Moved to the Soviet Far East, where he was promoted to major-general in 1944, Sorkin was the chief of the intelligence section of the staff of the Far Eastern Front in 1941-1945. He was assigned as intelligence section chief for the staff of the 1st Far Eastern Front at the time of the Far Eastern Front's temporary division into Army General Kirill Meretskov's 1st Far Eastern Front and Army General Maxim Purkayev's 2nd Far Eastern Front on the day of the Soviet entry into the Asian Theatre of World War II in August 1945.

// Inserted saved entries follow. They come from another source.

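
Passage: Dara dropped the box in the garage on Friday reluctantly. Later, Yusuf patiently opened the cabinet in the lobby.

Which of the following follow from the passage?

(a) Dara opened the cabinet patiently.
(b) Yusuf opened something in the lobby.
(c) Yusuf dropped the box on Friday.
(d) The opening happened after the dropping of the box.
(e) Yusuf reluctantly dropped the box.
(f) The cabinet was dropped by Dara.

(b), (d)

(a) Not entailed — the passage has Yusuf opening the cabinet, not Dara.
(b) Entailed — every conjunct here is already in the original opening event.
(c) Not entailed — the passage has Dara dropping the box, not Yusuf.
(d) Entailed — the narrative places the dropping before the opening.
(e) Not entailed — the passage has Dara dropping the box, not Yusuf.
(f) Not entailed — Dara dropped the box, not the cabinet; the cabinet belongs to the opening event.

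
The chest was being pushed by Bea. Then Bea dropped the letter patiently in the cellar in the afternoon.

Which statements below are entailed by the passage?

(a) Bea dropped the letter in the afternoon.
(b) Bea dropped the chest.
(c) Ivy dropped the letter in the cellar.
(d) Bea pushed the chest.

(a) Entailed — every conjunct here is already in the original dropping event.
(b) Not entailed — Bea dropped the letter, not the chest; the chest belongs to the pushing event.
(c) Not entailed — the passage has Bea dropping the letter, not Ivy.
(d) Entailed — 'push' is an activity; 'was pushing' entails that some pushing happened, so 'pushed' holds.

(a), (d)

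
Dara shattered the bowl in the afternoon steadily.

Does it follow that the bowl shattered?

yes

'Dara shattered the bowl' is the causative; it entails the inchoative 'the bowl shattered'.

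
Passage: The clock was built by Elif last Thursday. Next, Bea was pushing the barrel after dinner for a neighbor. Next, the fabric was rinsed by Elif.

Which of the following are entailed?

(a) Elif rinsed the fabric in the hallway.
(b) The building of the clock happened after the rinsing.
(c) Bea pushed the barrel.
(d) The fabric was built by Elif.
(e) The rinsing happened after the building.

(c), (e)

(a) Not entailed — 'in the hallway' adds information not in the original event.
(b) Not entailed — the narrative places the building before the rinsing, not after.
(c) Entailed — 'push' is an activity; 'was pushing' entails that some pushing happened, so 'pushed' holds.
(d) Not entailed — Elif built the clock, not the fabric; the fabric belongs to the rinsing event.
(e) Entailed — the narrative places the building before the rinsing.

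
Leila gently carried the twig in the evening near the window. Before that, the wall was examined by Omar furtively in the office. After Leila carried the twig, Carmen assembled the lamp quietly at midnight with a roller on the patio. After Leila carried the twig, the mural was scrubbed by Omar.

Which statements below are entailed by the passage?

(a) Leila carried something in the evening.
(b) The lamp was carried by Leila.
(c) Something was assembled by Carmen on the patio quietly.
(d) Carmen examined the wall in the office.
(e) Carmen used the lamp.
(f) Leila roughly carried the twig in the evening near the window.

(a), (c)

(a) Entailed — dropping 'near the window', 'gently' and generalizing the patient leaves a sub-description the original still satisfies.
(b) Not entailed — Leila carried the twig, not the lamp; the lamp belongs to the assembling event.
(c) Entailed — this follows by dropping conjuncts from the assembling event's description.
(d) Not entailed — the passage has Omar examining the wall, not Carmen.
(e) Not entailed — the lamp is the patient, not an instrument — Carmen used a roller.
(f) Not entailed — 'roughly' adds a manner not in (and inconsistent with) the original.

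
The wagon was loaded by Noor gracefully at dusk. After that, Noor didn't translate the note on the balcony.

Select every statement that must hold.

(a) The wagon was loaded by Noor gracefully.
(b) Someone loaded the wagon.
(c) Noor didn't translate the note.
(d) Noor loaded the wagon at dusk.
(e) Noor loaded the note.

(a), (b), (d)

(a) Entailed — this follows by dropping conjuncts from the loading event's description.
(b) Entailed — every conjunct here is already in the original loading event.
(c) Not entailed — dropping 'on the balcony' under negation is not valid — the original leaves open that Noor translated the note some other way.
(d) Entailed — dropping 'gracefully' leaves a sub-description the original still satisfies.
(e) Not entailed — Noor loaded the wagon, not the note; the note belongs to the translating event.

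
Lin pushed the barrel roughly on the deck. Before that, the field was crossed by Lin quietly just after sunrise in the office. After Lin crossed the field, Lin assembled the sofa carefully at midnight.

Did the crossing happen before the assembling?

yes

The narrative orders the crossing before the assembling.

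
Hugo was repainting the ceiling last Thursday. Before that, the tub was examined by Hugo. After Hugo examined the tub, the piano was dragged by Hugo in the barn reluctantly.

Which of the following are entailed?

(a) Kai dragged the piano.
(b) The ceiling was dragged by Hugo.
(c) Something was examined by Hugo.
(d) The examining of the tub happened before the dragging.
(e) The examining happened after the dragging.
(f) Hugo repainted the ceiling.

(c), (d)

(a) Not entailed — the passage has Hugo dragging the piano, not Kai.
(b) Not entailed — Hugo dragged the piano, not the ceiling; the ceiling belongs to the repainting event.
(c) Entailed — generalizing the patient leaves a sub-description the original still satisfies.
(d) Entailed — the narrative places the examining before the dragging.
(e) Not entailed — the narrative places the examining before the dragging, not after.
(f) Not entailed — 'was repainting' is progressive on an accomplishment; it does not entail the completed 'repainted'.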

Major-General Sorkin was again appointed intelligence chief for the staff of the Far Eastern Front following its post-war recreation in 1945, then transferred to teach at the Military Diplomatic Academy from 1947 to 1950. He graduated from the Voroshilov General Staff Academy in 1952 and subsequently worked at the Mozhaysky Military Academy of Aeronautical Engineering from 1952 until 1958.

Major-General Sorkin retired from the Mozhaysky Academy and active service in 1958, having spent nearly forty years in the Soviet military. He published a memoir about his 1920s experiences in Mongolia in 1970.

He died in Leningrad, having bequeathed nineteen fine art pieces by Russian painters from his personal collection to the Smolensk State Museum and Preserve.

His military decorations included the Order of Lenin, as well as two Red Banner and three Red Star orders.

==Works==
Memoir:
- «В начале пути: Записки инструктора монгольской армии»
 (Starting the Journey: Notes of an Instructor of the Mongolian Army, V nachale puti: Zapiski instruktora mongolskoy armii). Moscow: Nauka, 1970.